Nos
finais de semana, ela costuma sentar-se próximo à porta que dá para a rua, mas
nem presta atenção ao que ocorre lá fora. Fica um tempão com a serrinha
aparando os cantos das unhas. Aqui e acolá, pára e estende o braço: olha as
costas da mão espalmada, de longe, com os dedos fechados. Inclina a cabeça para
um lado e para o outro, depois recomeça friccionando a serrinha contra os
cantos das unhas. Primeiro, as mãos e, depois, os pés. Algumas vezes, mesmo
percebendo que o trabalho está concluído, reinicia como se não soubesse. Fica
assim um tempão. É um gosto que não tem nenhuma explicação a não ser que não
gosta de ficar na frente da televisão e nem sem fazer nada, prefere cuidar de
si.
Levanta-se
para ir à cozinha, ajeita uma almofada no sofá, apanha o copo no chão e sai
murmurando uma canção destas da moda. Enquanto está na cozinha, verifica a
geladeira para ver se tem algum refrigerante. Na falta, toma um copo d’água e
retorna ao seu lugar próximo à porta. Olha a rua sem se deter em qualquer
detalhe. Hoje, no entanto, percebe que chovera recentemente. Há ainda fios
correntes de água da chuva.
Agora,
já finalizando mais uma vez o trabalho com as unhas, alguém vem avisá-la de que
há uma ligação para ela no telefone da esquina. Nem imagina de início, quem
poderia ser. Mas, sem surpresa, levanta-se e sai apressada para atender ao
chamado. Quando atende escuta a voz de um homem que reclama de sua demora. Ela
lembra que havia combinado com um alguém, um caso recente, para saírem. Na
verdade, ela havia concordado muito mais para não encompridar o papo. Não
estava a fim de ficar com ninguém. Dissera a ele algumas vezes que gostava
dele, mas sem muito entusiasmo. Anda tão cheia de trabalho que nem se anima a
namorar. Homem é o que não lhe falta.
Ela,
então, para não deixar barato pergunta pelo dinheiro. Isto o irrita ainda mais.

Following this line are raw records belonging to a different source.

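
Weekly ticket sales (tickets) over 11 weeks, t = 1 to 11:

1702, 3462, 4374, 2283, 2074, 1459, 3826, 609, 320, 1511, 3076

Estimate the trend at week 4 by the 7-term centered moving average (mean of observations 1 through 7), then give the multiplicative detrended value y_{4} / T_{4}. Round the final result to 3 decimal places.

0.833

Trend T_4 = (1702 + 3462 + 4374 + 2283 + 2074 + 1459 + 3826) / 7 = 19180/7 = 2740.00000
Ratio to trend: 2283 / 2740.00000 = 0.833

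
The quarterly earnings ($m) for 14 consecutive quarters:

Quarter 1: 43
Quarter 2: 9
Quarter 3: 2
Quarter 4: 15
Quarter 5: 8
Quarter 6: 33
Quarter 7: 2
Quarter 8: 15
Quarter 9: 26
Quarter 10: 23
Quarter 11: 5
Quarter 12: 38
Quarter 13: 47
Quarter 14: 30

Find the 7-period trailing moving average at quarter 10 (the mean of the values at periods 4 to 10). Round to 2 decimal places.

Sum of periods 4–10: 15 + 8 + 33 + 2 + 15 + 26 + 23 = 122
Divide by 7: 122 / 7 = 17.43

17.43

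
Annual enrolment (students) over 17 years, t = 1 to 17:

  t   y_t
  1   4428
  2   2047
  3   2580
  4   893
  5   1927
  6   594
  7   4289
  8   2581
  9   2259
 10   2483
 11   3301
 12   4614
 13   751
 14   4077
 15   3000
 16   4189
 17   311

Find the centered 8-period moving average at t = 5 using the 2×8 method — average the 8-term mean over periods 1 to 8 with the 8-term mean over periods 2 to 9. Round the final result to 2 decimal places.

2281.81

Sum over 1–8: 4428 + 2047 + 2580 + 893 + 1927 + 594 + 4289 + 2581 = 19339
Sum over 2–9: 2047 + 2580 + 893 + 1927 + 594 + 4289 + 2581 + 2259 = 17170
CMA at t=5 = (19339 + 17170) / (2·8) = 36509 / 16 = 2281.81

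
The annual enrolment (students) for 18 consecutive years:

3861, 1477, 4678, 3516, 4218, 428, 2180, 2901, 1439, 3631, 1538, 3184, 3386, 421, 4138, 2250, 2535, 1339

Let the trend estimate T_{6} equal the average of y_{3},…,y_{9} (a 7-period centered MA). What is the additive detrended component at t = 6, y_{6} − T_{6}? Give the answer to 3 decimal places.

Trend T_6 = (4678 + 3516 + 4218 + 428 + 2180 + 2901 + 1439) / 7 = 19360/7 = 2765.71429
Detrended value: 428 − 2765.71429 = -2337.714

-2337.714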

Mesmo assim ela insiste e faz voz de ofendida. Percebendo que aquela discussão
não adianta nada, ela, simplesmente, deixa o telefone pendurado e vai conversar
com a pessoa que a foi chamar. Agradece e pede para que após 15 minutos ela
reponha o telefone no gancho. As duas sorriem. Ela retorna para casa.
Apanha
dinheiro sobre a mesa de centro e resolve ir à esquina do outro lado da quadra
para comprar um refrigerante, sente vontade de beber algo gelado. Caminha pela
rua molhada e vai desviando das poças, como se fosse divertido. Ao chegar à
esquina, entra no bar e dá de cara com um ex-namorado que ultimamente vive
rondando a sua casa.
Assim
que a vê ele vai ao seu encontro. Entram no bar e ela não parece nem um pouco
feliz com o encontro. Reclama da atitude dele de ficar rodeando a casa dela,
feito peru, de asa baixa. Ele, já com algumas cervejas na cabeça, começa a
falar alto e vai-se alterando cada vez mais. Ela percebe que está chamando a
atenção das poucas pessoas que estão no bar naquele momento. Pede que ele se
acalme, tenta contemporizar, mas não consegue de modo algum acalmar o homem.
Ele, colérico, joga uma garrafa de cerveja próximo aos pés dela e, em seguida,
retira-se do bar, arrebatado.
Ela
pede o refrigerante e sai para uma mesa que está afastada. Senta-se e fica
tomando o refrigerante devagarzinho. Sem mais por que, dá uma vontade enorme de
chorar. Deita a cabeça sobre os dois braços e deixa-se ficar assim e desfaz em
lágrimas. Enquanto chora, vai lembrando da noite anterior e do telefonema que
acabara de atender. As imagens vão-se sucedendo em sua imaginação até lhe vir à
mente o rosto do homem que lhe propusera sair.
Semelhante
a um sonho, começa a ouvi-lo perguntando se ela não lhe quer fazer companhia,
conversar um pouco. Ela ergue a cabeça lentamente, como se sob efeito de
sonolência. Não sabe ao certo se está mesmo vivendo aquilo ou se é apenas um
sonho. Mas se surpreende quando vê diante de si, em pé, estático e boquiaberto
o tal homem.
Nem
pensa direito, sua reação é quase que automática, a pergunta lhe escapa quase
que contra a sua vontade: — Trouxe a grana?